Près de 250 000 personnes vivant dans les bâtiments inachevés et les campements informels de la plaine de la Bekaa luttent contre des conditions de vie de plus en plus misérables. Mais les souffrances ne s’arrêtent pas là. Les réfugiés qui vivent sur le mont Liban, à Beyrouth et dans le nord et le sud du pays doivent également beaucoup lutter pour survivre.
La Jordanie doit aussi affronter des températures au-dessous de zéro. Au camp de réfugiés Za’atari, où environ 16 000 personnes (soit près de six pour cent des 80 000 résidents) vivent encore dans des tentes, la neige est arrivée, couvrant le paysage désertique d’un manteau blanc glacé.
Mais c’est peut-être l’après-tempête que les gens redoutent le plus, lorsque la neige fond et que les tentes sont inondées. Ils s’inquiètent également de l’accès à l’eau potable. Aujourd’hui, dans une région où plus de 3,3 millions de réfugiés sont venus pour fuir la guerre civile en Syrie, certains réalisent qu’ils risquent encore de perdre le peu de biens qu’ils étaient parvenus à sauver de leur précédente demeure.
Des efforts pour minimiser les dégâts sont en cours. Le HCR prépare, depuis octobre, des stocks d’urgence dans son programme d’hiver, et il distribue maintenant des bons de carburant, des couvertures, des poêles et de la nourriture.

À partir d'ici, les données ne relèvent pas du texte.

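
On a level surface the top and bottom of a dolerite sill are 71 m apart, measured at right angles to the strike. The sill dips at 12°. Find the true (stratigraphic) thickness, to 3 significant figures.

14.8 m

True thickness t = w · sin(dip) = 71 × sin 12°
t = 71 × 0.2079 = 14.762 m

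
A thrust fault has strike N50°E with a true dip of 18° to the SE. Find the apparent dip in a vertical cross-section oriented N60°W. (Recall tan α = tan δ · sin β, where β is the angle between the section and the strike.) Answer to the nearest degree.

The section lies 70° from the strike.
tan(apparent dip) = tan 18° · sin 70° = 0.3053
apparent dip = arctan 0.3053 = 16.98°

17°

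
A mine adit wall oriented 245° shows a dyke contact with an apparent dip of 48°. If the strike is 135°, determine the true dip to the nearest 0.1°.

β = acute angle between strike 135° and section 245° = 70°.
tan(true dip) = tan 48° / sin 70° = 1.1819
δ = arctan(1.1819) = 49.77°

49.8°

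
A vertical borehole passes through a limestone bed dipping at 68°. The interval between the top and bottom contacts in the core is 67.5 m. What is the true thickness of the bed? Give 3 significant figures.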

Parmi la mosaïque créée par les abris dans le camp Za’atari en Jordanie, Shetta, 44 ans, est debout et regarde avec stupeur la bâche qui, hier encore, lui servait d’abri. Après une nuit de tempête, il attend dehors, dans le froid, qu’on l’aide à reconstruire sa tente.
Quelques mètres plus loin, Suleimane et son épouse Hasna, ont échappé de peu à la tragédie. Dans la nuit, leur tente s’est effondrée, et leurs 13 enfants étaient à l’intérieur. Hasna, qui a fui Damas avec sa famille deux ans auparavant, est encore visiblement sous le coup de l’émotion. « Le vent était trop fort et les enfants étaient terrifiés dans la tente », dit-elle d’une voix brisée. « Quand la tente s’est effondrée avec nous à l’intérieur, nous nous sommes précipités dehors vers la caravane d’un voisin, mais nous n’avons pas pu sauver nos biens. »
Le personnel de le HCR et ses partenaires travaillent jour et nuit, et ont installé une douzaine de centres de sécurité avec matelas, couvertures supplémentaires et beaucoup d’appareils de chauffage. Des centaines de personnes s’abritent dans les centres de sécurité; certains ont été envoyés à l’hôpital pour y être soignés.
Avec la neige, le vent violent et les conditions météorologiques glaciales qui continueront au cours des prochains jours, les réfugiés de la région auront bien peu de répit.